Deep Learning, Semantics, And Society

Deep learning neural networks are the most exciting recent technological and scientific development. Technologically, they are soundly beating competing approaches in a wide variety of contests including speech recognition, image recognition, image captioning, sentiment analysis, translation, drug discovery, and video game performance. This has led to massive investments by the big technology companies and the formation of more than 300 deep learning startups with more than $1.5 billion of investment.

Scientifically, these networks are shedding new light on the most important scientific question of our time: "How do we represent and manipulate meaning?" Many theories of meaning have been proposed that involve mapping phrases, sounds, or images into logical calculi with formal rules of manipulation. For example, Montague semantics tries to map natural language phrases into a typed lambda calculus.

The deep learning networks naturally map input words, sounds, or images into vectors of neural activity. These vector representations exhibit a curious "algebra of meaning." For example, after training on a large English language corpus, Mikolov's Word2Vec exhibits this strange relationship: "King - Man + Woman = Queen." His network tries to predict words from their surrounding context (or vice versa). The shift of context from "The king ate his lunch" to "The queen ate her lunch" is the same as from "The man ate his lunch" to "The woman ate her lunch." The statistics of many similar sentences lead to the vector from "king" to "queen" being the same as from "man" to "woman." It also maps "prince" to "princess," "hero" to "heroine," and many other similar pairs. Other "meaning equations" include "Paris - France + Italy = Rome," "Obama - USA + Russia = Putin," "Architect - Building + Software = Programmer." In this way, these systems discover important relational information purely from the statistics of training examples.

The success of these networks can be thought of as a triumph of "distributional semantics," first proposed in the 1950s. Meaning, relations, and valid inference all arise from the statistics of experiential contexts. Similar phenomena were found in the visual domain in Radford, Metz, and Chintala's deep networks for generating images. The vector representing a smiling woman minus the woman with a neutral expression plus a neutral man produces an image of the man smiling. A man with glasses minus the man without glasses plus a woman without glasses produces an image of the woman with glasses.

Deep learning neural networks are now being applied to hundreds of important applications. A classical challenge for industrial robots is to use vision to find and pick up a desired part from a bin of disorganized parts. An industrial robot company recently reported success at this task using a deep neural network with eight hours of training. A drone company recently described a deep neural network that autonomously flies drones in complex real-world environments. Why are these advances happening now? For these networks to learn effectively, they require large training sets, often with millions of examples. This, combined with the large size of the networks, means that they also require large amounts of computational power. These systems are having a big impact now because the web is a source of large training sets and modern computers with graphics coprocessors have the power to train them.

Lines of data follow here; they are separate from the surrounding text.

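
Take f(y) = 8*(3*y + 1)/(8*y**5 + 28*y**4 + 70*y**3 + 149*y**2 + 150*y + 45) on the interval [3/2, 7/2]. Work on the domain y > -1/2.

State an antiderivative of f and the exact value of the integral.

Antiderivative: F(y) = 2*(-4205*(2*y + 3)*log(y + 1/2) + 11865*(2*y + 3)*log(y + 3/2) - 3830*(2*y + 3)*log(y**2 + 5) - 1124*sqrt(5)*(2*y + 3)*atan(sqrt(5)*y/5) - 42630)/(88305*(2*y + 3)); value = -226*log(3)/841 - 1532*log(69/4)/17661 - 2*log(4)/21 - 2248*sqrt(5)*atan(7*sqrt(5)/10)/88305 + 2248*sqrt(5)*atan(3*sqrt(5)/10)/88305 + 28/435 + 2*log(2)/21 + 1532*log(29/4)/17661 + 226*log(5)/841

The denominator factors as (2*y + 1)*(2*y + 3)**2*(y**2 + 5); partial fractions split f into directly integrable pieces: -8*(383*y + 281)/(17661*(y**2 + 5)) + 452/(841*(2*y + 3)) + 56/(29*(2*y + 3)**2) - 4/(21*(2*y + 1)).
F(y) = 2*(-4205*(2*y + 3)*log(y + 1/2) + 11865*(2*y + 3)*log(y + 3/2) - 3830*(2*y + 3)*log(y**2 + 5) - 1124*sqrt(5)*(2*y + 3)*atan(sqrt(5)*y/5) - 42630)/(88305*(2*y + 3)) is an antiderivative of f.
Check: d/dy[2*(-4205*(2*y + 3)*log(y + 1/2) + 11865*(2*y + 3)*log(y + 3/2) - 3830*(2*y + 3)*log(y**2 + 5) - 1124*sqrt(5)*(2*y + 3)*atan(sqrt(5)*y/5) - 42630)/(88305*(2*y + 3))] = (24*y + 8)/(8*y**5 + 28*y**4 + 70*y**3 + 149*y**2 + 150*y + 45), which equals f(y).
F(7/2) = -1532*log(69/4)/17661 - 2*log(4)/21 - 14/145 - 2248*sqrt(5)*atan(7*sqrt(5)/10)/88305 + 226*log(5)/841; F(3/2) = -1532*log(29/4)/17661 - 14/87 - 2*log(2)/21 - 2248*sqrt(5)*atan(3*sqrt(5)/10)/88305 + 226*log(3)/841.
Integral = F(7/2) - F(3/2) = -226*log(3)/841 - 1532*log(69/4)/17661 - 2*log(4)/21 - 2248*sqrt(5)*atan(7*sqrt(5)/10)/88305 + 2248*sqrt(5)*atan(3*sqrt(5)/10)/88305 + 28/435 + 2*log(2)/21 + 1532*log(29/4)/17661 + 226*log(5)/841.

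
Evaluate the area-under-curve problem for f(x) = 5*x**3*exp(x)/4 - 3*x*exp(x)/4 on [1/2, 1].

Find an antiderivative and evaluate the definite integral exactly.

Antiderivative: F(x) = (5*x**3 - 15*x**2 + 27*x - 27)*exp(x)/4; value = -5*exp(1)/2 + 133*exp(1/2)/32

f has the shape u'v + uv' for u = 5*x**3/4 - 15*x**2/4 + 27*x/4 - 27/4 and v = exp(x) — it is the derivative of the product u*v.
F(x) = (5*x**3 - 15*x**2 + 27*x - 27)*exp(x)/4 is an antiderivative of f.
Check: d/dx[(5*x**3 - 15*x**2 + 27*x - 27)*exp(x)/4] = 5*x**3*exp(x)/4 - 3*x*exp(x)/4 = f(x).
F(1) = -5*exp(1)/2; F(1/2) = -133*exp(1/2)/32.
Integral = F(1) - F(1/2) = -5*exp(1)/2 + 133*exp(1/2)/32.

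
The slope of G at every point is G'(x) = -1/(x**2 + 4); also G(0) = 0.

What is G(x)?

Whatever form G(x) takes, its d/dx must return the stated G'(x).
A general antiderivative is -atan(x/2)/2 + C.
The condition gives C = 0 - (0) = 0.
So G(x) = -atan(x/2)/2.
Check: d/dx[-atan(x/2)/2] = -1/(x**2 + 4) = G'(x).

G(x) = -atan(x/2)/2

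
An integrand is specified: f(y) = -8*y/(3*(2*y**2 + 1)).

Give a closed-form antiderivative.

An antiderivative is F(y) = -2*log(4*y**2 + 2)/3.

The substitution u = 4*y**2 + 2 works: f is exactly (dF/du)*(du/dy) for that inner function.
Check: d/dy[-2*log(4*y**2 + 2)/3] = -8*y/(6*y**2 + 3), which equals f(y).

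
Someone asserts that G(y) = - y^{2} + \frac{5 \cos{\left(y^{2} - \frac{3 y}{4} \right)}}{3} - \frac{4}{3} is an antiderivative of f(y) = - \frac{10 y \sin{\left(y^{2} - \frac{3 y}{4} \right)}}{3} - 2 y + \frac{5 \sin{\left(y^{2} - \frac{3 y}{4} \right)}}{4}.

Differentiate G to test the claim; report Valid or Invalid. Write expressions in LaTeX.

d/dy[G] = - \frac{10 y \sin{\left(y^{2} - \frac{3 y}{4} \right)}}{3} - 2 y + \frac{5 \sin{\left(y^{2} - \frac{3 y}{4} \right)}}{4}
This equals f(y) exactly, so the claim holds.

Valid - differentiating G returns exactly f.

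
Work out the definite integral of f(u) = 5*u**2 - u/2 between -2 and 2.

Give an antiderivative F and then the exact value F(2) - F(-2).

Integrate term by term and add the pieces.
F(u) = u**2*(20*u - 3)/12 is an antiderivative of f.
Check: d/du[u**2*(20*u - 3)/12] = 5*u**2 - u/2 = f(u).
F(2) = 37/3; F(-2) = -43/3.
Integral = F(2) - F(-2) = 80/3.

Antiderivative: F(u) = u**2*(20*u - 3)/12; value = 80/3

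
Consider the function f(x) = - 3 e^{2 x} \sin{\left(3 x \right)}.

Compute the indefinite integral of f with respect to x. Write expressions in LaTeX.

F(x) = - \frac{6 e^{2 x} \sin{\left(3 x \right)}}{13} + \frac{9 e^{2 x} \cos{\left(3 x \right)}}{13} + C

Check any antiderivative F(x) by computing F'(x) and comparing it with f(x).
Check: d/dx[- \frac{6 e^{2 x} \sin{\left(3 x \right)}}{13} + \frac{9 e^{2 x} \cos{\left(3 x \right)}}{13}] = - 3 e^{2 x} \sin{\left(3 x \right)} = f(x).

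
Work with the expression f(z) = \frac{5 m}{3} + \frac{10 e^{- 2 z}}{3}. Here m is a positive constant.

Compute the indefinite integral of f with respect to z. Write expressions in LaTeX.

F(z) = \frac{5 m z}{3} - \frac{5 e^{- 2 z}}{3} + C

Any candidate F(z) must reproduce f(z) exactly when differentiated.
Check: d/dz[\frac{5 m z}{3} - \frac{5 e^{- 2 z}}{3}] = \frac{\left(5 m e^{2 z} + 10\right) e^{- 2 z}}{3}, which equals f(z).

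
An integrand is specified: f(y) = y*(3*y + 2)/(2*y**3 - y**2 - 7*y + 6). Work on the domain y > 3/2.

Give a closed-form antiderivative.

The denominator factors as (y - 1)*(y + 2)*(2*y - 3); partial fractions split f into directly integrable pieces: 39/(7*(2*y - 3)) + 8/(21*(y + 2)) - 5/(3*(y - 1)).
Check: d/dy[(117*log(y - 3/2) - 70*log(y - 1) + 16*log(y + 2))/42] = (3*y**2 + 2*y)/(2*y**3 - y**2 - 7*y + 6), which equals f(y).

An antiderivative is F(y) = (117*log(y - 3/2) - 70*log(y - 1) + 16*log(y + 2))/42.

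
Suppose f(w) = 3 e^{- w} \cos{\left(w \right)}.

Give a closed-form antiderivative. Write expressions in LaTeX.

An antiderivative is F(w) = - \frac{3 \left(- \sin{\left(w \right)} + \cos{\left(w \right)}\right) e^{- w}}{2}.

Whatever form F(w) takes, F'(w) = f(w) is non-negotiable.
Check: d/dw[- \frac{3 \left(- \sin{\left(w \right)} + \cos{\left(w \right)}\right) e^{- w}}{2}] = 3 e^{- w} \cos{\left(w \right)} = f(w).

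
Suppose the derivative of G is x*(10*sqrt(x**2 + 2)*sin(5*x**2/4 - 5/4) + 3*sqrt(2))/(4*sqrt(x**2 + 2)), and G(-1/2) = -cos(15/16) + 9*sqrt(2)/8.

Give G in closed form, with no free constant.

G(x) = (3*sqrt(2)*sqrt(x**2 + 2) - 4*cos(5*x**2/4 - 5/4))/4

For G(x) to be correct, d/dx[G] must agree with the stated G'(x) identically.
A general antiderivative is 3*sqrt(x**2/2 + 1)/2 - cos(5*x**2/4 - 5/4) + C.
The condition gives C = -cos(15/16) + 9*sqrt(2)/8 - (-cos(15/16) + 9*sqrt(2)/8) = 0.
So G(x) = (3*sqrt(2)*sqrt(x**2 + 2) - 4*cos(5*x**2/4 - 5/4))/4.
Check: d/dx[(3*sqrt(2)*sqrt(x**2 + 2) - 4*cos(5*x**2/4 - 5/4))/4] = (10*x*sqrt(x**2 + 2)*sin(5*x**2/4 - 5/4) + 3*sqrt(2)*x)/(4*sqrt(x**2 + 2)), which equals G'(x).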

Where is this going? Expect these networks to soon be applied to every conceivable application. Several recent university courses on deep learning have posted their students' class projects. In just a few months, hundreds of students were able to use these technologies to solve a wide variety of problems that would have been regarded as major research programs a decade ago. We are in a kind of "Cambrian explosion" of these networks right now. Groups all over the world are experimenting with different sizes, structures, and training techniques and other groups are building hardware to make them more efficient.

All of this is very exciting but it also means that artificial intelligence is likely to soon have a much bigger impact on our society. We must work to ensure that these systems have a beneficial effect and to create social structures that help to integrate the new technologies. Many of the contest-winning networks are "feedforward" from input to output. These typically perform classification or evaluation of their inputs and don't invent or create anything. More recent networks are "recurrent nets" which can be trained by "reinforcement learning" to take actions to best achieve rewards. This kind of system is better able to discover surprising or unexpected ways of achieving an outcome. The next generation of network will create world models and do detailed reasoning to choose optimal actions. That class of system must be designed very carefully to avoid unexpected undesirable behaviors. We must very carefully choose the goals that we ask these systems to optimize. If we are able to develop the scientific understanding and social will to guide these developments in a beneficial direction, the future is very bright indeed!